For those who missed my monthly author blog post on the BWL website, here it is:
Twenty-five years ago, I finished my first novel manuscript. While I often have trouble coming up with titles, this title, To Catch a Fox, appeared on the first page. It came from a mystery novel, The ABC Murders by Agatha Christie. Toward the end of the book, Detective Hercule Poirot compares the killer’s act of framing someone else for the crime to a fox hunt. “The cruelty that condemned an innocent man to a living death. To catch a fox and put him in a box and never let him go.” My protagonist, Julie Fox, was a woman chased and trapped by a former boyfriend and her own demons.
|The Fox Hunt by Alexandre-Francois Desportes|
I worked on To Catch a Fox for six years, in the midst of moving from Montreal to Calgary and raising a family. When the manuscript didn’t find a publisher, I tucked it away the drawer. It was my practice-novel, I told myself, my learning-to-write process. I was certain the Fox was put to rest for good and was okay with this, I thought.
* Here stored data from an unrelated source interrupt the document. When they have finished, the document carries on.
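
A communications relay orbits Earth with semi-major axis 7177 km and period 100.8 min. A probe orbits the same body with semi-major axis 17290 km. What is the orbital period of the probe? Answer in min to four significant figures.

T₂ ≈ 376.9 min

Kepler's third law: T² ∝ a³, so T₂ = T₁ (a₂/a₁)^(3/2).
a₂/a₁ = 2.409, (a₂/a₁)^(3/2) = 3.739.
T₂ = 100.8 × 3.739 = 376.9 min.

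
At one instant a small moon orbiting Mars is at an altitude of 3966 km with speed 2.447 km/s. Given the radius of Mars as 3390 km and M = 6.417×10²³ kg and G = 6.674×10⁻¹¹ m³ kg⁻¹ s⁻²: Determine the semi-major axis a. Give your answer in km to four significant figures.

μ = GM = 6.674×10⁻¹¹ × 6.417×10²³ = 4.283×10¹³ m³/s².
r = 3390 + 3966 = 7356.0 km = 7.356×10⁶ m.
Specific orbital energy ε = v²/2 − μ/r = (2447)²/2 − 4.283×10¹³/7.356×10⁶ = -2.828×10⁶ J/kg.
Since ε = −μ/(2a), a = −μ/(2ε) = 7.572×10⁶ m = 7571.6 km.

a ≈ 7572 km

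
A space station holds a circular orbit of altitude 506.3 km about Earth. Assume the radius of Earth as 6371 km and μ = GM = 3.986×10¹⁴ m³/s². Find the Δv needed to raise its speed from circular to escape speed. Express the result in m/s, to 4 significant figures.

r = 6371 + 506.3 = 6877.3 km = 6.8773×10⁶ m.
Circular speed v_c = √(μ/r) = 7613 m/s.
Escape speed v_esc = √(2μ/r) = √2 × v_c = 10770 m/s.
Δv = v_esc − v_c = 3153 m/s.

Δv ≈ 3153 m/s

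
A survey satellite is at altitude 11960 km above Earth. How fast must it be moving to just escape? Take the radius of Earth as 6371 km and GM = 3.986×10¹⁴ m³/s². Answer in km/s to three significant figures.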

|The red fox is the main quarry in European and American fox hunts – Julie Fox has long, red hair|
I turned my attention to short stories, which require less time to complete than a novel, with the goal of getting something published for my efforts. The plan worked, although the publishing part took longer than I’d expected. About once a year, I’d get a story accepted by a magazine or anthology or, in one case, for a radio broadcast, the news often arriving at a point when I felt discouraged about writing. In addition to the encouragement and growing publishing resume, I found the short stories useful for experimenting with writing styles. My first attempt at suspense was a short story about a woman on the run to Puerto Vallarta, Mexico.
|I wrote my suspense story, Zona Romantica, during a holiday in Puerto Vallarta, Mexico|
Another short story, Adjusting the Ashes, inspired my mystery series sleuth, Paula Savard. Like Paula, Ashes heroine, Carol, is an insurance adjuster with two grown up daughters, a broken marriage, and a longing for excitement. In her story, Carol investigates an insurance claim in the Calgary neighbourhood of Ramsay, where Paula lives. Adjusting the Ashes segued into my next writing phase, murder mystery novels. I wrote my first Paula novel, Deadly Fall, revised it, and sent queries to publishers and agents. A few bites, but what do I write while waiting for a publishing contract?
|Insurance adjusters investigate claims, some of which are suspicious|
Out of the blue, a fresh concept for To Catch a Fox leapt from my subconscious mind. Same title, same protagonist Julie Fox, same quest – to search for her mother. But almost everything else changed. The new story would have a suspense structure, with five viewpoint characters. None of the supporting cast appeared in the original version. Rather than Vancouver and Oregon settings, this story would take place in Calgary and California. Julie no longer travelled alone; she’d have a sidekick, her stepsister with whom she has prickly relationship. The plot and what Julie discovers in the end would be totally different.
Who knew the Fox buried in the drawer still had life? If you’d have told me fifteen years ago that To Catch a Fox would be published this year, I’d have said, “Impossible!” Strangely, I feel the title suits the new version better than original, since darker demons and characters now ruthlessly pursue Julie. You’d almost think it was meant to be.
It shows that you can never say never in writing, as in life.